Attending that session, we found it interesting he would make that comment considering it was being made in a church before a group of conservative religious leaders – not exactly your nonreligious venue.
Last year we heard similar comments from several leading voices in the anti-gay religious industry. It seemed evident at that point that there was attempt afoot to conceal the religion-based bigotry behind these organizations' effort to promote prejudice, discrimination and hostility toward LGBT people.
Of course we know the reason why. As pointed out in Faith in America's report on Guidelines for Effectively Addressing the Religious Arguments , history shows us that using religious values to promote bigotry and discrimination is a losing proposition. While that is exactly what the anti-gay religious industry has done for the last 30 years, we can now see how more and more people of faith are turning their back on religion-based bigotry toward LGBT people when it is exposed for what it really is. Faith in America's founding mission was and is to expose and therefore hasten an end to the immense harm caused by this unique form of bigotry.
The battle is being won as we know misguided religious belief that causes harm to innocent people must and can be effectively confronted. It's been happening for centuries.
That is what the anti-gay religious organizations know and that is why we are hearing more and more of this "natural law" argument. Of course it is completely illogically – sort of like persecuting, condemning and rejecting people under a banner of religious values.
Yet the anti-gay religious industry seems fully prepared to use "natural law" as yet another form of code language to conceal and disguise the religion-based bigotry that they cater to for support, votes and cash. And that includes Republican candidates for office who the anti-gay religious industry knows have served them well in promoting stigma and hostility toward gay, lesbian, bisexual and transgender people.

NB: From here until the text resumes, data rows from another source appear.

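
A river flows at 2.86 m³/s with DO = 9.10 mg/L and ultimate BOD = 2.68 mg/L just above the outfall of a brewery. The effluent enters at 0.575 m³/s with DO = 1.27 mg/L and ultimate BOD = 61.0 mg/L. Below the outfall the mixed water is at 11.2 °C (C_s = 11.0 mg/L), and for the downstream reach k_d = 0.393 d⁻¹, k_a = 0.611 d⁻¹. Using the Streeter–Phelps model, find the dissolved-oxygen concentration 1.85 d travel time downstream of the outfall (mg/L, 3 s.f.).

Mixed DO = (2.86×9.10 + 0.575×1.27)/(2.86+0.575) = 26.76/3.435 = 7.789 mg/L.
Mixed L₀ = (2.86×2.68 + 0.575×61.0)/(3.435) = 42.74/3.435 = 12.44 mg/L.
Initial deficit D₀ = C_s − DO₀ = 11.0 − 7.789 = 3.211 mg/L.
D(1.85) = [0.393×12.44/(0.611−0.393)](e^(−0.393×1.85) − e^(−0.611×1.85)) + 3.211 e^(−0.611×1.85)
= 22.43 × (0.4833 − 0.3229) + 3.211 × 0.3229 = 4.635 mg/L.
DO = 11.0 − 4.635 = 6.365 mg/L.

DO ≈ 6.37 mg/L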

Enter GOP presidential hopeful Rick Santorum. We all know where Santorum stands on LGBT equality and it is not the side of love and respect or human dignity and equality.

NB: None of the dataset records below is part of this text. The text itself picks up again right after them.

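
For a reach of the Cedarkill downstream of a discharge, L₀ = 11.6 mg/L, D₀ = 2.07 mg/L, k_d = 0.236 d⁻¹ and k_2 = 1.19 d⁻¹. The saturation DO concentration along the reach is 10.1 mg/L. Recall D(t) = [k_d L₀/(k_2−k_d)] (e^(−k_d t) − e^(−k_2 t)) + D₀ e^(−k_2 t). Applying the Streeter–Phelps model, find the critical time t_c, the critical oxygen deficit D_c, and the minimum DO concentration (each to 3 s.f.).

With k_2/k_d = 5.042 and 1 − D₀(k_2−k_d)/(k_d L₀) = 0.2786,
t_c = ln(5.042 × 0.2786) / (1.19 − 0.236) = ln(1.405) / 0.9540 = 0.3401/0.9540 = 0.3565 d.
D_c = (k_d/k_2) L₀ e^(−k_d t_c) = (0.236/1.19) × 11.6 × e^(−0.236×0.3565) = 0.1983 × 11.6 × 0.9193 = 2.115 mg/L.
Minimum DO = C_s − D_c = 10.1 − 2.115 = 7.985 mg/L.

t_c ≈ 0.356 d; D_c ≈ 2.11 mg/L; min DO ≈ 7.99 mg/L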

"The bringing together, according to the natural law, people of two genders, in nature, who come together to form a union, for the purpose of the benefit of each of them, as they are made in nature to fit together to live together, one on one, that we see in nature with many species."
OK Rick, we get it. You're attempting to say your opposition has nothing to do with your religious belief. It is all nature and natural law.

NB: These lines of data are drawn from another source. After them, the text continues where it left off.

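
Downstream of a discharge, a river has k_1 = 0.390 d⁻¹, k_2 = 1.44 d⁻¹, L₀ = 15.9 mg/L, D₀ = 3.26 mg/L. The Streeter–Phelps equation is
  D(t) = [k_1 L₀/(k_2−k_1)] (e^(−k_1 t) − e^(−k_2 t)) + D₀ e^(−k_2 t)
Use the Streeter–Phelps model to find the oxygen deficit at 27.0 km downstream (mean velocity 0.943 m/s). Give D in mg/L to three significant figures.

D ≈ 3.55 mg/L

Travel time t = x/v = 27.0 km / (0.943 m/s) = 27000 m / 0.943 m/s = 28630 s = 0.3314 d.
k_1 L₀/(k_2−k_1) = 0.390×15.9/(1.44−0.390) = 6.201/1.050 = 5.906 mg/L.
e^(−k_1 t) = e^(−0.390×0.3314) = 0.8788; e^(−k_2 t) = e^(−1.44×0.3314) = 0.6205.
D = 5.906 × (0.8788 − 0.6205) + 3.26 × 0.6205 = 1.525 + 2.023 = 3.548 mg/L.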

But wait. Santorum had more to say on this topic and in doing so exposed the real basis for his argument against marriage equality and LGBT people in general.
Heterosexual marriage. he continued, is a gift from God. We're sure he just couldn't help himself – the religious argument has been the anti-gay religious industry's bread-and-butter when it comes to using LGBT people as political fodder. And we suspect he may have realized that his use of a napkin to frame his natural law argument was not going well.
"It's because of nature and nature is God," he said. "Marriage is part of His creation. It is part of His gift."
And from there he went right to the anti-gay religious industry's most pathetic line of reasoning yet – people who use misguided religious teaching to promote prejudice and discrimination are victims because someone dares call out the harm they are causing.
But we have news for Santorum and others who continue to promote a social climate of hostility that wreaks havoc on the lives of gay youth and families – it's not just your bigotry, Rick, we're calling out but your religion-based bigotry and the harm it causes.
And you have every right to use your faith in such an ugly manner. That's the only choice issue in all this. But know this: You will no longer sell it to the American public as something that holds value.